Indonesia is one of the leading producers of critical minerals, yet it scores low on the Corruption Perception Index (CPI). Indonesia’s CPI dropped 4 (four) points, from 38 in 2021 to 34 in 2022, which also resulted in the ranking that dropped 14 notches, from 96 to 110 out of 180 countries. One of the data sources for Indonesia’s CPI that experienced the most significant decline was the Political Risk Service (PRS), which was 13 points. The indicator highlights corruption in the political system, conflicts of interest between politicians and businesses, and the payment of bribes for export and import licenses.

Conflict of interest (COI) is not always associated with corruption. However, a COI situation can encourage a person in a position as a policymaker to act and decide from a subjective point of view that benefits certain parties. This was revealed by Ahmad Qisa’i, Anti-Corruption Advisor USAID Indonesia, in the Publish What You Pay Knowledge Forum (PKF) entitled The Role of Extractive Industries Transparency Initiatives (EITI) in Supporting the Anti-corruption Agenda on February 15, 2023. Business ownership by executive officials and legislators can be a source of COI. Therefore, extractive corporations must report their beneficial ownership (BO) to prevent COI.

The rules on BO reporting are stated in Presidential Regulation No. 13/2018 regarding the Implementation of the Principle of Recognizing Beneficial Owners of Corporations in the Context of Preventing and Combating the Criminal Acts of Money Laundering and Terrorism. This is also stated in the 2019 Extractive Industry Transparency Initiative (EITI) Standard, requirement 2.5. Indonesia is one of the EITI implementing countries, meaning that Indonesia is also obliged to disclose sufficiently detailed information to the public about how revenue management from the oil and gas and mining sectors is carried out, including disclosing BO data.

“EITI could play an important role in strengthening the anti-corruption agenda,” said Marie Gay Alessandra Ordeness, Asia Director and Anti-Corruption Lead, EITI International Secretariat.

EITI can reveal natural resource governance practices that are vulnerable to abuse, identify contracts and transactions that harm the public, support monitoring, and advocacy by civil society, and encourage global norms and policies related to anti-corruption. Marie Gay also explained the critical role of the Multi-Stakeholder Group (MSG) in preventing corruption. According to her, MSG can support citizen discussions on corruption prevention, monitoring, and advocacy. For example, the MSG can follow up on data that is not synchronized in the EITI Report with payments that are not recorded at the Indonesian Ministry of Finance.

Wawan Suyatmiko from Transparency International Indonesia also expressed the importance of public aspiration and involvement in preventing and fighting corruption. The participation of community groups and the media in policy-making access must be guaranteed by the Government and the House of Representatives (DPR) so that the policy is held accountable. The government must ensure access to data for the public.

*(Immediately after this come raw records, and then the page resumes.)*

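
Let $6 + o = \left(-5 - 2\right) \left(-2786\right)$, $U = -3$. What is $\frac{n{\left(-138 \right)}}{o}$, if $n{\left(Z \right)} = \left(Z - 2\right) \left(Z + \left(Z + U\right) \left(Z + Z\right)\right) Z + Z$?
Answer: $\frac{374595411}{9748} \approx 38428.0$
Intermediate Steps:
$o = 19496$ ($o = -6 + \left(-5 - 2\right) \left(-2786\right) = -6 - -19502 = -6 + 19502 = 19496$)
$n{\left(Z \right)} = Z + Z \left(-2 + Z\right) \left(Z + 2 Z \left(-3 + Z\right)\right)$ ($n{\left(Z \right)} = \left(Z - 2\right) \left(Z + \left(Z - 3\right) \left(Z + Z\right)\right) Z + Z = \left(-2 + Z\right) \left(Z + \left(-3 + Z\right) 2 Z\right) Z + Z = \left(-2 + Z\right) \left(Z + 2 Z \left(-3 + Z\right)\right) Z + Z = Z \left(-2 + Z\right) \left(Z + 2 Z \left(-3 + Z\right)\right) + Z = Z + Z \left(-2 + Z\right) \left(Z + 2 Z \left(-3 + Z\right)\right)$)
$\frac{n{\left(-138 \right)}}{o} = \frac{\left(-138\right) \left(1 - 9 \left(-138\right)^{2} + 2 \left(-138\right)^{3} + 10 \left(-138\right)\right)}{19496} = - 138 \left(1 - 171396 + 2 \left(-2628072\right) - 1380\right) \frac{1}{19496} = - 138 \left(1 - 171396 - 5256144 - 1380\right) \frac{1}{19496} = \left(-138\right) \left(-5428919\right) \frac{1}{19496} = 749190822 \cdot \frac{1}{19496} = \frac{374595411}{9748}$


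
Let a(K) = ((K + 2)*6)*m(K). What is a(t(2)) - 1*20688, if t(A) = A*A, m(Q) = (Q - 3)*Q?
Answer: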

Information and data that is easily accessible to the public need to be guaranteed as the public’s right to obtain information and data in a fair and equal manner. It is also important to encourage an anti-corruption-based economic orientation. The orientation of economic growth and ease of doing business must guarantee anti-corruption principles. The package of deregulation, de-bureaucratization, and decentralization must be accompanied by the compliance of the business sector that is oriented towards integrity and anti-corruption.

Head of the Data and Information Center (Pusdatin) of the Ministry of Energy and Mineral Resources (ESDM) Agus Cahyono Adi revealed that the Government continues to strive to improve good governance in the extractive sector. EITI provides a framework for transparent and accountable governance. Not only through EITI, but anti-corruption initiatives in the extractive industry sector in Indonesia are also outlined in Corruption Prevention Actions, including the one map policy, BO transparency, IT-based systems in the licensing business process, integration of licensing applications at the Ministry of Energy and Mineral Resources with Online Single Submission and taxpayers, and implementation of the Anti-Bribery Management System. From these various efforts to improve governance, revenues from extractive industries are expected to have a significant impact on reducing poverty and improving people’s welfare.

PKF is a discussion and knowledge-sharing forum organized regularly by the Publish What You Pay (PWYP) Indonesia coalition, intending to increase understanding and capacity and develop public discourse.